La préfecture, l’Office français de l’immigration et de l’intégration et l’Adie se sont associés pour rendre hommage aux entrepreneurs primo arrivants sur le territoire. Au-delà, de la distinction d’un jury, ce sont des parcours de vie dans lesquels résonnent résilience et persévérance.
Ils sont six ce vendredi matin dans les locaux de la préfecture. Déjà présélectionnés, ils attendent chacun son tour de passer devant un jury. Pendant une dizaine de minutes, ils racontent leur parcours. Fadi, Andreina, Fraudy, Naomie, Natoya et Jacques. Tous ont des trajectoires de vies hors du commun. Ils sont tous entrepreneurs. Tous sont des primo arrivants sur le territoire français.
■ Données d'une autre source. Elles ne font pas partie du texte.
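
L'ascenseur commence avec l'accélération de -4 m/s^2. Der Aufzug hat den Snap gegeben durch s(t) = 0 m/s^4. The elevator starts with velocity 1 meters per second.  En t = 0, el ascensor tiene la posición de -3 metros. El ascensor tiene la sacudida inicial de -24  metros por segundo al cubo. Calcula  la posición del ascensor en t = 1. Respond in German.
Wir müssen unsere Gleichung für den Snap s(t) = 0 4-mal integrieren. Die Stammfunktion von dem Snap ist der Ruck. Mit j(0) = -24 erhalten wir j(t) = -24. Durch Integration von dem Ruck und Verwendung der Anfangsbedingung a(0) = -4, erhalten wir a(t) = -24·t - 4. Das Integral von der Beschleunigung, mit v(0) = 1, ergibt die Geschwindigkeit: v(t) = -12·t^2 - 4·t + 1. Durch Integration von der Geschwindigkeit und Verwendung der Anfangsbedingung x(0) = -3, erhalten wir x(t) = -4·t^3 - 2·t^2 + t - 3. Wir haben die Position x(t) = -4·t^3 - 2·t^2 + t - 3. Durch Einsetzen von t = 1: x(1) = -8.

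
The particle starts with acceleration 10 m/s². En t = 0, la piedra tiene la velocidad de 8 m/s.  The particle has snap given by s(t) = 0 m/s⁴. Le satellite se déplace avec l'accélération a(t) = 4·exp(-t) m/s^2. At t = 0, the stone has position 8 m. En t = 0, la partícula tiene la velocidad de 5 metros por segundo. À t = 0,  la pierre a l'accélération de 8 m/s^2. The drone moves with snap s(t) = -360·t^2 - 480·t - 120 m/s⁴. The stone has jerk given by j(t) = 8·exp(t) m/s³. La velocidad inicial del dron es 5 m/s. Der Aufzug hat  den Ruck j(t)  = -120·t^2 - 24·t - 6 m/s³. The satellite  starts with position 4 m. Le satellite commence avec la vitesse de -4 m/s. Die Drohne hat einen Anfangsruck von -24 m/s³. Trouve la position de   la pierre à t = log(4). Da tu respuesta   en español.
Debemos encontrar la antiderivada de nuestra ecuación de la sacudida j(t) = 8·exp(t) 3 veces. La antiderivada de la sacudida, con a(0) = 8, da la aceleración: a(t) = 8·exp(t). Integrando la aceleración y usando la condición inicial v(0) = 8, obtenemos v(t) = 8·exp(t). Integrando la velocidad y usando la condición inicial x(0) = 8, obtenemos x(t) = 8·exp(t). Usando x(t) = 8·exp(t) y sustituyendo t = log(4), encontramos x = 32.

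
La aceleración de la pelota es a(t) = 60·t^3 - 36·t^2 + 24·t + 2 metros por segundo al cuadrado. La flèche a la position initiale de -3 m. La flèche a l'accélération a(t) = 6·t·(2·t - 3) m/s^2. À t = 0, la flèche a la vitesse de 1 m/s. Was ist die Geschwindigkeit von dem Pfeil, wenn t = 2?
Wir müssen unsere Gleichung für die Beschleunigung a(t) = 6·t·(2·t - 3) 1-mal integrieren. Mit ∫a(t)dt und Anwendung von v(0) = 1, finden wir v(t) = 4·t^3 - 9·t^2 + 1. Aus der Gleichung für die Geschwindigkeit v(t) = 4·t^3 - 9·t^2 + 1, setzen wir t = 2 ein und erhalten v = -3.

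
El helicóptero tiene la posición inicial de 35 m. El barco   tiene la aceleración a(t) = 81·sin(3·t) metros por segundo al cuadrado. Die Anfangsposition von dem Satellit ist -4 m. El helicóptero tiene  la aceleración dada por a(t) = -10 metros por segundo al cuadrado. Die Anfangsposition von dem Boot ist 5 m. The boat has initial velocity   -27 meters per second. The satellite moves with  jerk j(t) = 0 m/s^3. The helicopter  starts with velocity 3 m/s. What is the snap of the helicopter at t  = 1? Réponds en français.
En partant de l'accélération a(t) = -10, nous prenons 2 dérivées. En dérivant l'accélération, nous obtenons le jerk: j(t) = 0. La dérivée du jerk donne le snap: s(t) = 0. De l'équation du snap s(t) = 0, nous substituons t = 1 pour obtenir s = 0.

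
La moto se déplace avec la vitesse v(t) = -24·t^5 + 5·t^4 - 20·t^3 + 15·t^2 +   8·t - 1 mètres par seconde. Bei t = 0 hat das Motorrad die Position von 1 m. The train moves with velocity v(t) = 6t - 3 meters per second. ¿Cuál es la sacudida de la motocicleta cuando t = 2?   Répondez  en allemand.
Wir müssen unsere Gleichung für die Geschwindigkeit v(t) = -24·t^5 + 5·t^4 - 20·t^3 + 15·t^2 + 8·t - 1 2-mal ableiten. Durch Ableiten von der Geschwindigkeit erhalten wir die Beschleunigung: a(t) = -120·t^4 + 20·t^3 - 60·t^2 + 30·t + 8. Mit d/dt von a(t) finden wir j(t) = -480·t^3 + 60·t^2 - 120·t + 30. Aus der Gleichung für den Ruck j(t) = -480·t^3 + 60·t^2 - 120·t + 30, setzen wir t = 2 ein und erhalten j = -3810.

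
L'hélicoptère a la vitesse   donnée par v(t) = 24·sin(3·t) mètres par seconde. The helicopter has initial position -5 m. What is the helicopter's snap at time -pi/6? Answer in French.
Pour résoudre ceci, nous devons prendre 3 dérivées de notre équation de la vitesse v(t) = 24·sin(3·t). En prenant d/dt de v(t), nous trouvons a(t) = 72·cos(3·t). En dérivant l'accélération, nous obtenons le jerk: j(t) = -216·sin(3·t). La dérivée du jerk donne le snap: s(t) = -648·cos(3·t). Nous avons le snap s(t) = -648·cos(3·t). En substituant t = -pi/6: s(-pi/6) = 0.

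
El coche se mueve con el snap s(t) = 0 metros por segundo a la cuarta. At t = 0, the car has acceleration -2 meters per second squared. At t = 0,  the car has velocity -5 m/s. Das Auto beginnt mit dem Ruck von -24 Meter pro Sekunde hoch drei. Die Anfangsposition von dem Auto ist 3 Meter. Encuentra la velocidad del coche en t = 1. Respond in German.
Wir müssen das Integral unserer Gleichung für den Snap s(t) = 0 3-mal finden. Die Stammfunktion von dem Snap ist der Ruck. Mit j(0) = -24 erhalten wir j(t) = -24. Die Stammfunktion von dem Ruck ist die Beschleunigung. Mit a(0) = -2 erhalten wir a(t) = -24·t - 2. Durch Integration von der Beschleunigung und Verwendung der Anfangsbedingung v(0) = -5, erhalten wir v(t) = -12·t^2 - 2·t - 5. Mit v(t) = -12·t^2 - 2·t - 5 und Einsetzen von t = 1, finden wir v = -19.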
À l’issue de la délibération du jury, l’un des six prétendants saura s’il remportera le prix coup de cœur, lequel se verra remettre un chèque de 1500 euros. Les cinq autres n’auront pas perdu leur temps puisqu’ils repartiront avec une bonification de 500 euros. En attendant, tous les six sont assis dans la salle attenante à la salle d’examen.

Une épreuve anodine au regard de leur parcours. Avant de choisir la Martinique, ils ont fui la guerre en Syrie, la violence des gangs en Haïti, les violences conjugales à Sainte-Lucie. En arrivant en Martinique, sans ressource et sans emploi, ils décident de créer le leur. En partant de zéro ou en faisant fructifier leur connaissance. C’est le cas de Jacques Kemson, diplômé en maçonnerie en Haïti devenu entrepreneur dans le bâtiment. Ou celui d’Andreina Ramirez. Venue du Venezuela avec ses diplômes en esthétique, c’est dans ce domaine qu’elle persévère en arrivant en Martinique où elle exerce maintenant en tant qu’esthéticienne. Mais si depuis sept ans, Andreina Ramirez est en Martinique, c’est par amour. La Venezuelienne est installée aux Terres Sainville et s’est mariée en 2019 avec un Martiniquais.
Des parcours inspirants
Fadi Mallouhi, lui, a fui la guerre civile en Syrie. En 2015, il rejoint sa famille déjà installée en Martinique. Il doit tout recommencer de zéro. Après un parcours semé d’embûches, il gère aujourd’hui deux snacks spécialisés dans la restauration orientale.
Afin de se préparer à l’entretien oral, les candidats qui ne sont pas tous francophones, ont pu bénéficier du concours de l’Adie. Marthe-Hélène Vinsobre est bénévole. Elle a accompagné les six candidats. La bénévole a été marquée par leur abnégation.
« Les mots que j’en ai retenus c’est persévérance, la ténacité et la volonté d’avancer. Ce sont des parcours inspirants. Ils se battent au quotidien pour faire avancer leur marmite. »

Finalement, c’est sans conteste que le prix coup de cœur a été remis à Natoya Paul. C’est entre larmes et sourire que la mère de deux enfants a retracé son parcours devant le jury. Quitter sa Sainte-Lucie natale pour se mettre à l’abri des coups de son conjoint. Seule, prendre soin de ses deux enfants. Enchaîner les petits boulots dans la restauration. Aujourd’hui, Natoya Paul est aux commandes de son propre restaurant.
« J’ai pensé à toutes les personnes qui sont dans une situation irrégulière, des mamans solos en difficultés », raconte-t-elle.
Ce concours s’est déroulé sous l’égide de la préfecture et de l’Adie. Il vient en clôture de la semaine de l’intégration. Cette matinée de vendredi, visait à récompenser les porteurs de projets primo arrivants qui ont créé leur propre emploi. « L’idée, c’est de valoriser ces parcours qui sont exemplaires et qui permettent de créer de la richesse en Martinique », explique Jérôme Trinelle, directeur régional de l’Adie. L’organisme accompagne 1300 personnes par an en Martinique. « Ce sont des personnes qui n’ont pas accès à un crédit bancaire mais qui veulent créer leur propre emploi. 10% de notre public est composé de primo arrivants. » Trois critères ont été déterminants dans le choix des récipiendaires : la capacité d’adaptation, la débrouillardise et la motivation.
« Le but des politiques d’intégration est d’avoir une population qui s’intègre dans le territoire national et qui produit de la valeur ».
Ce jury coup de cœur durant la semaine de l’intégration était une première en Martinique. L’Adie espère pérenniser cette mise à l’honneur des entrepreneurs primo arrivants.